The DNA usually isn’t completely sequenced. Instead, they look at specific regions of the genome called short tandem repeats, or STRs. Each STR consists of a short pattern of a few bases that repeats over and over. The theory is that individuals have different numbers of repeats—you might have ten repeats of AATG at the TPOX locus, while I only have nine. Individually, this doesn’t tell you much, but if you combine information from multiple loci—six repeats there, seven here, and four there-you can rapidly find profiles that are unlikely to belong to more than one person. This works best if the set are statistically independent.

Still, one can be (un)lucky, or the statistical models could be wrong—maybe the number of repeats is different in a sub population or the STRs aren’tstatistically independent.


There's a 1 in 2^46 chance that siblings born separately will have mostly identical DNA, minus a few random mutations.


Even born separately from the same parents, or from different parents with the same available genes to generate the same haploids?


Yeah, plus some infinitesimal chance your aunt marries your uncle and your cousin comes out just like you, etc.


Does that qualify as significant in any practical implementation for identity?


If ID was based on a full sequence, probably not, but it rarely is. But if you ask how can it be not unique, that's an answer.

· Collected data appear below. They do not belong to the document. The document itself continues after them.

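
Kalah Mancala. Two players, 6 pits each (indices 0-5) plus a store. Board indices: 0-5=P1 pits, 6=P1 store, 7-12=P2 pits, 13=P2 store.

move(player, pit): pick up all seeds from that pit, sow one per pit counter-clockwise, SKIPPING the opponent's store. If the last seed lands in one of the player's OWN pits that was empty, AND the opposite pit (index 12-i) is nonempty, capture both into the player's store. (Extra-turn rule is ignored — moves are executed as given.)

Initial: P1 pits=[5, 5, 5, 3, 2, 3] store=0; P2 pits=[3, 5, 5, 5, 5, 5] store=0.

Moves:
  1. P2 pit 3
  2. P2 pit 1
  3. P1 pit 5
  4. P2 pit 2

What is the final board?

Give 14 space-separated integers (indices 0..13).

Move 1: P2 pit3 -> P1=[6,6,5,3,2,3](0) P2=[3,5,5,0,6,6](1)
Move 2: P2 pit1 -> P1=[6,6,5,3,2,3](0) P2=[3,0,6,1,7,7](2)
Move 3: P1 pit5 -> P1=[6,6,5,3,2,0](1) P2=[4,1,6,1,7,7](2)
Move 4: P2 pit2 -> P1=[7,7,5,3,2,0](1) P2=[4,1,0,2,8,8](3)

Answer: 7 7 5 3 2 0 1 4 1 0 2 8 8 3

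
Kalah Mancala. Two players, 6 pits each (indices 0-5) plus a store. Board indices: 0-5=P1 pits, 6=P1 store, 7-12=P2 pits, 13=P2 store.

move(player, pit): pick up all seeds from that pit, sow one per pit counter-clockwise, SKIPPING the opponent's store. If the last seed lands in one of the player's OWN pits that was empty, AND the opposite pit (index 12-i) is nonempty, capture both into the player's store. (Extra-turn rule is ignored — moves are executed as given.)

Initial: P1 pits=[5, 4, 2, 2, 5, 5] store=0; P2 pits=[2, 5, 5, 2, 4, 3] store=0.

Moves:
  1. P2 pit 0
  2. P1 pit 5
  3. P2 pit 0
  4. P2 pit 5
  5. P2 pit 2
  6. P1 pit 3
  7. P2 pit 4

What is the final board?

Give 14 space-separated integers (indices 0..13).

Answer: 8 7 4 0 6 1 1 0 8 0 4 0 2 3

Derivation:
Move 1: P2 pit0 -> P1=[5,4,2,2,5,5](0) P2=[0,6,6,2,4,3](0)
Move 2: P1 pit5 -> P1=[5,4,2,2,5,0](1) P2=[1,7,7,3,4,3](0)
Move 3: P2 pit0 -> P1=[5,4,2,2,5,0](1) P2=[0,8,7,3,4,3](0)
Move 4: P2 pit5 -> P1=[6,5,2,2,5,0](1) P2=[0,8,7,3,4,0](1)
Move 5: P2 pit2 -> P1=[7,6,3,2,5,0](1) P2=[0,8,0,4,5,1](2)
Move 6: P1 pit3 -> P1=[7,6,3,0,6,1](1) P2=[0,8,0,4,5,1](2)
Move 7: P2 pit4 -> P1=[8,7,4,0,6,1](1) P2=[0,8,0,4,0,2](3)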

As a scientist I hate to find such mistakes in publications: "The test set is used for scoring the candidate DeepMasterPrints during optimization. The attack should be successful against these fingerprints as it is directly optimized for them." Even if that's a typo..

Disclaimer. My team at Neurotechnology develops fingerprint recognition algorithm VeriFinger which was used in this publication to look for vulnerabilities of small area fingerprint sensors.